Large-scale river models typically parameterize channel shapes, i.e., bankfull width and depth, based on discharge (Q) or drainage basin area (A) with a power law model, or based on stream order with look-up tables. However, these are highly simplified representations of real-world channel geometry, which reflect our limited understanding of factors controlling its spatial variability and may lead to great uncertainty in global hydrologic/hydraulic modeling. During the past few years, progress in remote sensing has made available global snapshots of river planform geometry, which can potentially inform the channel shape parameterization in global river modeling and improve our understanding of what influences channel geometry variability. In this study, we first assess how well state-of-the-art river models capture the spatial variability of global river width by jointly using three recently available global databases: (1) the Global River Width from Landsat (GRWL), (2) a global river discharge database, and (3) MERIT-Hydro, a high-accuracy global DEM at 3-arcsec resolution.
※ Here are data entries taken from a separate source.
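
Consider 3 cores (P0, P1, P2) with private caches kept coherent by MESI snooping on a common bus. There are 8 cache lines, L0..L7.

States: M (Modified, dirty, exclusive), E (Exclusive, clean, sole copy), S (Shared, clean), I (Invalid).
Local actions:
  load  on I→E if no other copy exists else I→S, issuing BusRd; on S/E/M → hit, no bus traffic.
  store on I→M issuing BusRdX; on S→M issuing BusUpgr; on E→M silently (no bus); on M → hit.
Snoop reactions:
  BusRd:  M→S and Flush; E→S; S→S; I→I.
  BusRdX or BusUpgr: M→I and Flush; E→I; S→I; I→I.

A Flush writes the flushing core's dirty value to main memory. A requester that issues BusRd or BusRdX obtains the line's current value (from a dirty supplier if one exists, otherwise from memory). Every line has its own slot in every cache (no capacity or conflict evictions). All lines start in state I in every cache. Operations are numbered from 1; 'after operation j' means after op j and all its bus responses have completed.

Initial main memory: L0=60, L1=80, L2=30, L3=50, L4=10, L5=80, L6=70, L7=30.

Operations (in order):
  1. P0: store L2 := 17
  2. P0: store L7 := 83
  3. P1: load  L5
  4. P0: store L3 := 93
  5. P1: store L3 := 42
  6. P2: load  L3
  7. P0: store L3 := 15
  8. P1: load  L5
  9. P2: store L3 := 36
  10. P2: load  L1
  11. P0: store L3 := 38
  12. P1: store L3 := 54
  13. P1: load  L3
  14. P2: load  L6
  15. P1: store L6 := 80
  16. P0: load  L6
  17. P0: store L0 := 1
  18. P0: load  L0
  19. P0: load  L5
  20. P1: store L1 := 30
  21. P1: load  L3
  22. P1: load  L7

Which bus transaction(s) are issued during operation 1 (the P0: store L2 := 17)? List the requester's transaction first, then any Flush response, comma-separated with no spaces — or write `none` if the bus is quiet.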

We find that only ~30% of the river width spatial variability can be explained using Q, A, or stream order as the single predictor, based on ~0.2 million reach-averaged river width data samples calculated from GRWL. Then, we propose a machine learning approach to estimate river width, taking into account physical and non-physical environmental covariates for river width estimation, including channel slope, sinuosity, latitude, elevation, climatic aridity, leaf area index (LAI), soil clay/silt/sand content, human water use (e.g., irrigation, industrial, domestic withdraw), and urban fraction. A random forest (RF) regressor is trained with 5-fold cross validation by incorporating these covariates, and the explained spatial variability of river width can be increased to ~70%. Beyond Q and A, covariates related to soil and channel sinuosity are found to have high feature importance, possibly related to their roles to indicate availability of sediment supply in the catchment. Results from this study may help complement the traditional hydraulic downstream theory from a data mining viewpoint, and eventually be used to improve channel shape parameterization in global river modeling.